On the deep ecologists


The world view of Edward Goldsmith, who was one of the deepest of the deep ecologists, sees evolution ruled by behavior designed to maintain the stability of the whole earth biosphere, that is, the living world together with the geological substructure. He sees mainly a closed system. The whole is the sum of the parts.

Is the “whole” explained only as the earth's biosphere, where we stop with the earth and circle or cycle back in the old cyclic way of the old pagan and traditionalist religions? The old religions see an orderly world, with order called various names, such as, R'ta, the Tao, and the Dharma, and evolution is largely left out of this worldview---they do not-see life evolving from the earth out into the cosmos. Deep ecologists affirm a teleological goal to life but it is confined to maintaining the stability of earth. Purposiveness is an essential feature of living things, but the goal of evolving to Godhood is not one of the goals of the deep ecologists.

Goldsmith sees natural systems actually geared toward the avoidance of change, which brings to mind the feud between Burkean conservatives who see change as a part of the maintenance of conservatism, and the traditional school whose goal is stability without change. Evolution works with both in what I call Ordered Evolution, which is not centered solely on evolution or on order, both are required as we evolve. Any violation of order in traditionalist and pagan cultures calls for a strong religious activity restoring the order and supposedly saving society. This works in cycles to the traditionalists. While order is vital, it can also block evolution, and often has.

What happens first, the changing parts followed by the changing whole, or the whole changing the parts to maintain itself? It is some of both, but the deep ecologists and traditionalist school see only the parts changing to preserve the whole. I see the the Spirit-Will within as activating life toward evolving to eternal representation in the world, toward the highest success in evolution, or Godhood. We need both the whole and the parts working in an Ordered Evolution, activated from within but shaped by outside evolution.

J. P. Lamark said that randomness only expresses our ignorance of causes. Scientists have often used randomness as an argument against teleological principles. When an overall project or direction to life in the cosmos is not seen then randomness is easier to justify. I affirm the Promethean enterprise over the Gaian enterprise, while still affirming the natural ecosystem of the earth. We are not bound by the cycles of the earth even as we need to pay attention to them. To affirm higher evolution is not to deny the importance of the natural order. We don't want to become trapped on earth like astronauts breathing oxygen from tubes because we cut all the trees down.
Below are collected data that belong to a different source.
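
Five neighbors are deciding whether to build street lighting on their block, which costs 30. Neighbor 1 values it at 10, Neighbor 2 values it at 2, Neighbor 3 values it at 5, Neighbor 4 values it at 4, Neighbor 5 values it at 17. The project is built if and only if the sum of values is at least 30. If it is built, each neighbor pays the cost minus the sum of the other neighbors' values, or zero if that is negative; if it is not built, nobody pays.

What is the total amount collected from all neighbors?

Total value 38 ≥ cost 30, so it is built.
Neighbor 1: others sum to 28; max(0, 30 - 28) = 2.
Neighbor 2: others sum to 36; max(0, 30 - 36) = 0.
Neighbor 3: others sum to 33; max(0, 30 - 33) = 0.
Neighbor 4: others sum to 34; max(0, 30 - 34) = 0.
Neighbor 5: others sum to 21; max(0, 30 - 21) = 9.
Total collected = 2 + 0 + 0 + 0 + 9 = 11.

11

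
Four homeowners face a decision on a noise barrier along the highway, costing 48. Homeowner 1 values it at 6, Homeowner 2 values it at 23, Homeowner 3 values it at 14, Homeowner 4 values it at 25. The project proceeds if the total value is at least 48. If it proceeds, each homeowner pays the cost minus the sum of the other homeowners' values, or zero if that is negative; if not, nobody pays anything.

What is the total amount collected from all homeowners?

8

Total value 68 ≥ cost 48, so it is built.
Homeowner 1: others sum to 62; max(0, 48 - 62) = 0.
Homeowner 2: others sum to 45; max(0, 48 - 45) = 3.
Homeowner 3: others sum to 54; max(0, 48 - 54) = 0.
Homeowner 4: others sum to 43; max(0, 48 - 43) = 5.
Total collected = 0 + 3 + 0 + 5 = 8.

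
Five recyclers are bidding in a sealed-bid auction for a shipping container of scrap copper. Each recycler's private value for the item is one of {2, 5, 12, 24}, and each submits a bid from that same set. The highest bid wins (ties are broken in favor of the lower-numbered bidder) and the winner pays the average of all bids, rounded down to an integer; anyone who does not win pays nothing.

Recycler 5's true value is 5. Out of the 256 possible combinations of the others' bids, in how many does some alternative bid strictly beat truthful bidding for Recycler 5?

4

Others bid (2, 2, 2, 5): truth gives 0; bid 12 gives 1 > 0. Violating.
Others bid (2, 2, 5, 2): truth gives 0; bid 12 gives 1 > 0. Violating.
Others bid (2, 5, 2, 2): truth gives 0; bid 12 gives 1 > 0. Violating.
Others bid (5, 2, 2, 2): truth gives 0; bid 12 gives 1 > 0. Violating.
Others bid (2, 2, 2, 2): truth gives 3; no alternative beats it.
Others bid (2, 2, 2, 12): truth gives 0; no alternative beats it.
(Checking all 256 profiles: 4 have a profitable deviation, 252 do not.)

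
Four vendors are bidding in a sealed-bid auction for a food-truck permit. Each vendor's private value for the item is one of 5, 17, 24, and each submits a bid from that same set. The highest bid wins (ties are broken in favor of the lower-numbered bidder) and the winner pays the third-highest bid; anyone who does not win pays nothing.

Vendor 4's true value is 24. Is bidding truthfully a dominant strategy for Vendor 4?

Yes

Check each profile of the others' bids and compare truth against every alternative bid.
Others bid (5, 5, 17): truth gives 19, best alternative gives 0.
Others bid (5, 17, 5): truth gives 19, best alternative gives 0.
Others bid (17, 5, 5): truth gives 19, best alternative gives 0.
Others bid (5, 17, 17): truth gives 7, best alternative gives 0.
Others bid (17, 5, 17): truth gives 7, best alternative gives 0.
Others bid (17, 17, 5): truth gives 7, best alternative gives 0.
(Remaining 21 profiles checked similarly; truth is weakly best in each.)
In every case the truthful bid is at least as good as any alternative, so it is a dominant strategy.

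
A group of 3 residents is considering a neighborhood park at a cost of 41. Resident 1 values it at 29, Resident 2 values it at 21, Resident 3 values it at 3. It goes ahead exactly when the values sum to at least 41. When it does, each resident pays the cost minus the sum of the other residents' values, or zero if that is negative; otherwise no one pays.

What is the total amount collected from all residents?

26

Total value 53 ≥ cost 41, so it is built.
Resident 1: others sum to 24; max(0, 41 - 24) = 17.
Resident 2: others sum to 32; max(0, 41 - 32) = 9.
Resident 3: others sum to 50; max(0, 41 - 50) = 0.
Total collected = 17 + 9 + 0 = 26.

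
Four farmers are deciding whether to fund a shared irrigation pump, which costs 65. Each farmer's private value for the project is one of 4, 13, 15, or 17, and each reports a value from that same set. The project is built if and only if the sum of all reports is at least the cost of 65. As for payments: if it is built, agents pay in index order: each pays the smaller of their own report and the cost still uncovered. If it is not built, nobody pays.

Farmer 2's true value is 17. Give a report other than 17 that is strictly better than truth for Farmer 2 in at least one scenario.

Suppose Farmer 1 reports 17, Farmer 3 reports 17 and Farmer 4 reports 17.
Report 17: project built, pays 17, utility 17 - 17 = 0.
Report 15: project built, pays 15, utility 17 - 15 = 2.
So reporting 15 beats truth here (2 > 0).

15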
Deep ecologists prefer to think that competition yields to cooperation when systems become more stable. We will of course need cooperation if we are to evolve to Godhood, but cooperation does not mean no competition, cooperation does not have to mean communism or fascism. What we realistically require is cooperative competition, otherwise we tend toward civil war if we try to stuff distinctly different groups together into Marxist-like utopias, ecologically sound or otherwise.
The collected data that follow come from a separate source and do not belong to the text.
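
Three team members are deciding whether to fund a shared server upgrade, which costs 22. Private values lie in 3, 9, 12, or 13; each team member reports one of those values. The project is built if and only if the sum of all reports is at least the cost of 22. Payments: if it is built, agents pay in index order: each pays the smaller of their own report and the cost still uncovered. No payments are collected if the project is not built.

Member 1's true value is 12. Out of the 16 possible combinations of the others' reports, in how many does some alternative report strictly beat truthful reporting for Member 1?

Others report (3, 12): truth gives 0; report 9 gives 3 > 0. Violating.
Others report (3, 13): truth gives 0; report 9 gives 3 > 0. Violating.
Others report (9, 9): truth gives 0; report 9 gives 3 > 0. Violating.
Others report (9, 12): truth gives 0; report 3 gives 9 > 0. Violating.
Others report (3, 3): truth gives 0; no alternative beats it.
Others report (3, 9): truth gives 0; no alternative beats it.
(Checking all 16 profiles: 13 have a profitable deviation, 3 do not.)

13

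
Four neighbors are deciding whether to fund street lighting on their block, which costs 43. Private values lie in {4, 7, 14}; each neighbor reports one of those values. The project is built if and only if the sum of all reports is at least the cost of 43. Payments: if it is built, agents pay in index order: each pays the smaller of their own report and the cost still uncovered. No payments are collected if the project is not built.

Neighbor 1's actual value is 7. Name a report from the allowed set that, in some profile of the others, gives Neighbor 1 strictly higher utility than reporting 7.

4

Suppose Neighbor 2 reports 14, Neighbor 3 reports 14 and Neighbor 4 reports 14.
Report 7: project built, pays 7, utility 7 - 7 = 0.
Report 4: project built, pays 4, utility 7 - 4 = 3.
So reporting 4 beats truth here (3 > 0).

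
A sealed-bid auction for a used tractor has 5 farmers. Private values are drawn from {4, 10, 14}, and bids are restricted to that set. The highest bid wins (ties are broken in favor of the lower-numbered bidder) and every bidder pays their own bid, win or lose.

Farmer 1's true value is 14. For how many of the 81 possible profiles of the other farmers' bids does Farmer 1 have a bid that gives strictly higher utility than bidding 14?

16

Others bid (4, 4, 4, 4): truth gives 0; bid 4 gives 10 > 0. Violating.
Others bid (4, 4, 4, 10): truth gives 0; bid 10 gives 4 > 0. Violating.
Others bid (4, 4, 10, 4): truth gives 0; bid 10 gives 4 > 0. Violating.
Others bid (4, 4, 10, 10): truth gives 0; bid 10 gives 4 > 0. Violating.
Others bid (4, 4, 4, 14): truth gives 0; no alternative beats it.
Others bid (4, 4, 10, 14): truth gives 0; no alternative beats it.
(Checking all 81 profiles: 16 have a profitable deviation, 65 do not.)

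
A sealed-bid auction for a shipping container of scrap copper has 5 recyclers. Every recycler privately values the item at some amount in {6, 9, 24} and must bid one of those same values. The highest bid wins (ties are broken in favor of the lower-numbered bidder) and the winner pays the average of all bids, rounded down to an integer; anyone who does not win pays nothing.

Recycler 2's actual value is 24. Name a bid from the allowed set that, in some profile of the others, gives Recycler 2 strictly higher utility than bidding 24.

9

Suppose Recycler 1 bids 6, Recycler 3 bids 6, Recycler 4 bids 6 and Recycler 5 bids 6.
Bid 24: wins, pays 9, utility 24 - 9 = 15.
Bid 9: wins, pays 6, utility 24 - 6 = 18.
So bidding 9 beats truth here (18 > 15).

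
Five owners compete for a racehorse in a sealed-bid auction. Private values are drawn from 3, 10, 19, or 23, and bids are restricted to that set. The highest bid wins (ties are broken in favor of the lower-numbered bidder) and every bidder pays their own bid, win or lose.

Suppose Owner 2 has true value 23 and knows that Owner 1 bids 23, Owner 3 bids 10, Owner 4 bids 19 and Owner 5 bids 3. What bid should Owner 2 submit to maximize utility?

3

Bid 3: loses but pays 3, utility -3.
Bid 10: loses but pays 10, utility -10.
Bid 19: loses but pays 19, utility -19.
Bid 23: loses but pays 23, utility -23.
The best choice is 3 with utility -3.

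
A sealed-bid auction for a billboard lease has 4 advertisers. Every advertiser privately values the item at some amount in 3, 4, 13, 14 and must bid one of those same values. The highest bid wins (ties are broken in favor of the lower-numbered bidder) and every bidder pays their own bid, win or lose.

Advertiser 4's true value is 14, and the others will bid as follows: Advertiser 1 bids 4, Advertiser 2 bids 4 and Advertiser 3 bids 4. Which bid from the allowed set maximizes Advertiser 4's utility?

13

Bid 3: loses but pays 3, utility -3.
Bid 4: loses but pays 4, utility -4.
Bid 13: wins, pays 13, utility 14 - 13 = 1.
Bid 14: wins, pays 14, utility 14 - 14 = 0.
The best choice is 13 with utility 1.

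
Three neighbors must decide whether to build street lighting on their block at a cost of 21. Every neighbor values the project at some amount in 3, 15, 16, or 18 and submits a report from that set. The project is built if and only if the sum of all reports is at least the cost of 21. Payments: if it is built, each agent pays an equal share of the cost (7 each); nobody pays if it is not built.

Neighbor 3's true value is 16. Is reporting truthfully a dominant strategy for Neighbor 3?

Yes

Check each profile of the others' reports and compare truth against every alternative report.
Others report (3, 3): truth gives 9, best alternative gives 9.
Others report (3, 15): truth gives 9, best alternative gives 9.
Others report (3, 16): truth gives 9, best alternative gives 9.
Others report (3, 18): truth gives 9, best alternative gives 9.
Others report (15, 3): truth gives 9, best alternative gives 9.
Others report (15, 15): truth gives 9, best alternative gives 9.
(Remaining 10 profiles checked similarly; truth is weakly best in each.)
In every case the truthful report is at least as good as any alternative, so it is a dominant strategy.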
Diversity rises to stability for Goldsmith, but thinking forward we see stability rising to diversity again, just as evolution has continually moved from species to subspecies, and on to new species and subspecies. The organizing principle of nature for me is evolution. Maintaining earth's equilibrium is important but only a part of the picture. Competition does not stop when we move beyond “pioneer conditions” and end solely in cooperation. The best we can hope for, and should hope for, is cooperative competition.

Deep ecologists want education to be a matter of socialization, not unlike the Marxists. But education should also be the teaching of evolution. Reintegrating with actual human nature means being kin-centered, gender defined, age-grading, heterosexual marriage-making, hierarchical, ethnocentric, even xenophobic, and religious-making, with group-selection as the primary unit of selection. Our greatest problem is to reintegrate with actual human nature and the natural world.

It is not a natural fallacy to argue from “is” to “ought” as Goldsmith brilliantly points out. What we are, what nature is, is how we behave and therefore how we ought to behave. “Ought" from “is” is usually rejected because “is” does not fit with with the political correctness of the day. Why is arguing from “is not” to “ought” better than arguing from is to ought?

We do not evolve solely to maintain the order of the biosphere, as the deep ecologists believe, evolution seeks Godhood beyond our biosphere, even as we try to work in harmony with the biosphere.